In some cases, the university thinks it has solved this problem by forming an IP committee to take decisions. But the members of the committee, if they have any understanding of IP, perceive it from a very high level, and tend not (in IP Draughts’ limited experience) to fill the professionalism-deficit. Alternatively, some universities appoint a senior member of the management team to be responsible for enterprise activities; however, the person who is chosen tends to be an academic rather than a professional. A Deputy Vice Chancellor for Enterprise once complained to IP Draughts that he hated looking at contracts. IP Draughts is still mentally reeling from this statement, years after it was made.
Scenario 2: A trade organisation lobbies on a wide range of issues that affect their members. An IP policy issue comes up. Somewhere deep in the organisation is a person or team who understand IP, and they make sensible suggestions.
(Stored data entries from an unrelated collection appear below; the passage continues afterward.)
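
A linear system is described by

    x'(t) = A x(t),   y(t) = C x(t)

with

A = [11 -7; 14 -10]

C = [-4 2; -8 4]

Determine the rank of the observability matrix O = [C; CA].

1

CA = [[-16, 8], [-32, 16]]
Observability matrix O = [C; CA] = [[-4, 2], [-8, 4], [-16, 8], [-32, 16]]
Every row of O is a scalar multiple of row 1 = [-4, 2] (multipliers 1, 2, 4, 8), so the rows span a one-dimensional space.
O ≠ 0, hence rank(O) = 1.
rank(O) = 1 < n = 2, so the pair (A, C) is not completely observable.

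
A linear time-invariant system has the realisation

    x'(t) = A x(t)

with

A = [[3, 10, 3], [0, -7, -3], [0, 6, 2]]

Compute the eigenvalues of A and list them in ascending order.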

But the lobbying is fronted by people who don’t have a deep understanding of the subject. They think they can handle it with their usual toolkit of personal charm and a two-page briefing note. But they don’t understand the subject well enough to do a competent job.
Scenario 3: A commercial lawyer, who has no real experience of thinking about and negotiating IP issues, negotiates an agreement that incorporates IP ownership and licensing terms. Unless they are very careful, they are likely to do a sub-optimal job on the IP terms. They will probably modify a template that they have found that contains IP terms. In one case that is on IP Draughts’ desk at present, they have used a published precedent that IP Draughts and his colleagues drafted, and some of the original wording of the precedent lies undisturbed, surrounded by devastation.
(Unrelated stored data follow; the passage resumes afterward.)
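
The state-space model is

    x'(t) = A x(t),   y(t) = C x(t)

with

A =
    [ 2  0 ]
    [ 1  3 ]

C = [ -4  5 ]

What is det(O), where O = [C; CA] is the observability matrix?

-45

CA = [[-3, 15]]
Observability matrix O = [C; CA] = [[-4, 5], [-3, 15]]
det(O) = (-4)·15 - 5·(-3) = -60 - (-15) = -45
Since det(O) ≠ 0, rank(O) = 2 and the system is completely observable.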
In the business community, there have been debates about whether company boards of directors and senior management teams should include information technology (IT) specialists, given the importance of IT for many businesses and the complexity of the subject which makes it difficult for a non-specialist to understand. There are many published examples of large organisations spending millions on IT systems that don’t work. In US corporations, which sometimes appear obsessed with job titles that subtly discriminate between levels of seniority (president, vice president, executive vice president and so on), this debate has sometimes focussed on whether corporations should have chief information officers, or CIOs.
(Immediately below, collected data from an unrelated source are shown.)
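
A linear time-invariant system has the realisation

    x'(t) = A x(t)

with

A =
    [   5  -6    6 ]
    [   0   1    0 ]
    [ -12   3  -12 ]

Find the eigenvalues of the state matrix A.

det(sI - A) = s^3 - (tr A)s^2 + (M11 + M22 + M33)s - det A, where Mii is the 2×2 principal minor of A obtained by deleting row i and column i.
tr A = 5 + 1 + (-12) = -6; M11 = 1·(-12) - 0·3 = -12 - 0 = -12; M22 = 5·(-12) - 6·(-12) = -60 - (-72) = 12; M33 = 5·1 - (-6)·0 = 5 - 0 = 5; sum of minors = 5.
det A = 5·(1·(-12) - 0·3) - (-6)·(0·(-12) - 0·(-12)) + 6·(0·3 - 1·(-12)) = 5·(-12) - (-6)·0 + 6·12 = 12.
So p(s) = det(sI - A) = s^3 + 6s^2 + 5s - 12.
Rational-root test: any integer root divides -12. Testing small divisors, s = 1 works: p(1) = 1 + 6 + 5 + (-12) = 0, so (s - 1) is a factor.
Dividing, p(s) = (s - 1)(s^2 + 7s + 12).
Factor s^2 + 7s + 12: two numbers with sum -7 and product 12 are -3 and -4, so s^2 + 7s + 12 = (s + 3)(s + 4).
Hence p(s) = (s - 1) (s + 3) (s + 4), with roots -4, -3, 1.
At least one eigenvalue has non-negative real part, so the system is not asymptotically stable.

-4, -3, 1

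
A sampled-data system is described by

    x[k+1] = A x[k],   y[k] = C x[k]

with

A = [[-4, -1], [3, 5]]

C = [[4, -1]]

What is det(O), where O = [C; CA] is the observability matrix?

-55

CA = [[-19, -9]]
Observability matrix O = [C; CA] = [[4, -1], [-19, -9]]
det(O) = 4·(-9) - (-1)·(-19) = -36 - 19 = -55
Since det(O) ≠ 0, rank(O) = 2 and the system is completely observable.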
This debate has some similarities with the issue that faces IP practitioners. IP Draughts knows dozens of IP lawyers who have the necessary IP experience and commercial insight to make high-quality business and policy decisions, whether in the context of universities, commercial companies or trade organisations. But rarely does he see them in general management roles. Perhaps they are not suited to those roles. When it comes to decision-making on IP-related topics, perhaps general managers should recognise their limitations, and delegate authority to the professionals.
How this should be done is not always clear. It is probably not workable to expect external law firms to take business decisions on behalf of their clients. An alternative model might be for organisations to delegate decision-making authority on technical subjects to an individual or committee. This could work if (1) genuine professionals are appointed, who have the necessary professional skills to understand the subject and take sound decisions on behalf of the organisation, and (2) their decisions are supported by the body that appointed them.